While Vimeo’s premium curated content offering is firmly focused on transactional content, the company does allow site users, like the National Film Board of Canada, to offer their own “mini-subscription channel” using its on-demand platform. A broad Vimeo SVoD offering is not something that exists, but Toles says “we are absolutely exploring all of the options when it comes to how we evolve our business”.

At We Are Colony, Sarah Tierney says that “subscription is something that we’re looking at,” though she admits that this is “a very competitive space now” because of the might of businesses like Netflix and Amazon Prime. “I’m optimistic about the transactional model, although obviously from a business point of view the lifetime value of a subscription is more interesting,” says Tierney, adding that if We Are Colony were to go down the SVoD route in the future, it would be as an additional tier to its existing TVoD business.

“My personal view is that we’re seeing diversified loyalty to platforms. A couple of years ago, the average US consumer had something like 1.2 VoD accounts and now they have 3.6. What we’re seeing is people understanding that the Netflixes of the world aren’t the limitless catalogues they once thought they were, and they’re increasingly willing to shop around for the content that they want,” says Tierney.

At Curzon Home Cinema, Mordecai says that subscription is also in its thoughts, outlining a clear plan to introduce SVoD as part of a “value-add solution” in the next 18 months. This would again be a curated offering, featuring “around 100-200” films. “We have a membership club – Curzon cinemas membership – under various tiers. It would be attributed to those tiers – a bit like Amazon Prime,” says Mordecai. The plan is part of a wider development effort that the company has in place for its Curzon Home Cinema offering. Mordecai says there are “a lot of technical pieces coming into play to make Curzon Home Cinema more like a cinema” – subtle touches like adding film trailers and the classic British Board of Film Classification ratings cards ahead of streamed content.

The company is also looking to expand outside of the UK and Ireland. “It’s about picking the right market and picking the right partner to enter that market and those conversations are happening now,” says Mordecai. “In the next two years you’ll start to see Curzon internationally in a very meaningful way with day-and-date film releases.”
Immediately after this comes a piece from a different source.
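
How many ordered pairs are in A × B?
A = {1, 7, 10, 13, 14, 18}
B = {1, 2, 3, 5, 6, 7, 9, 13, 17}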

Mubi’s Efe Cakarel says it too is constantly evaluating how best to reach its audience – and would not rule out moving down a linear TV route. Though he stresses that there is no “active plan” to launch a Mubi TV channel, it has has considered the idea. “We are agnostic to the delivery channel,” says Cakarel. “OTT we think is the best, and it’s working really well, and this is where the world is going, but when you come to a certain scale we might find it attractive to reach our audience through various other different channels.”

The BFI’s Edward Humphrey predicts that audiences over time will be more comfortable taking a “porfolio approach” to entertainment, as the balance linear and on-demand TV continues to change. With Netflix and Amazon now powerful content commissioners in their own right, Humphrey believes this will bring even more upside for viewers.

“The mechanism by which people are subscribing and the means by which they’re watching are changing, but in essence there’s no real fundamental shift,” says Humphrey. “There’s much more choice in the market in the context of how you subscribe, through which type of service you subscribe and on which device you watch. That choice, I think, is benefitting everybody. For me it feels like a golden age.”

While services like Netflix, Amazon and iTunes win out in terms of scale and volume of content, the idea of the ‘global niche’ is becoming ever more pertinent in the digital age. Independent services from companies like Mubi, Curzon and the BFI may not offer an alternative to these mainstream online options, but they cater to specific tastes and are already proving there is an clear and increasingly global business case for curated content.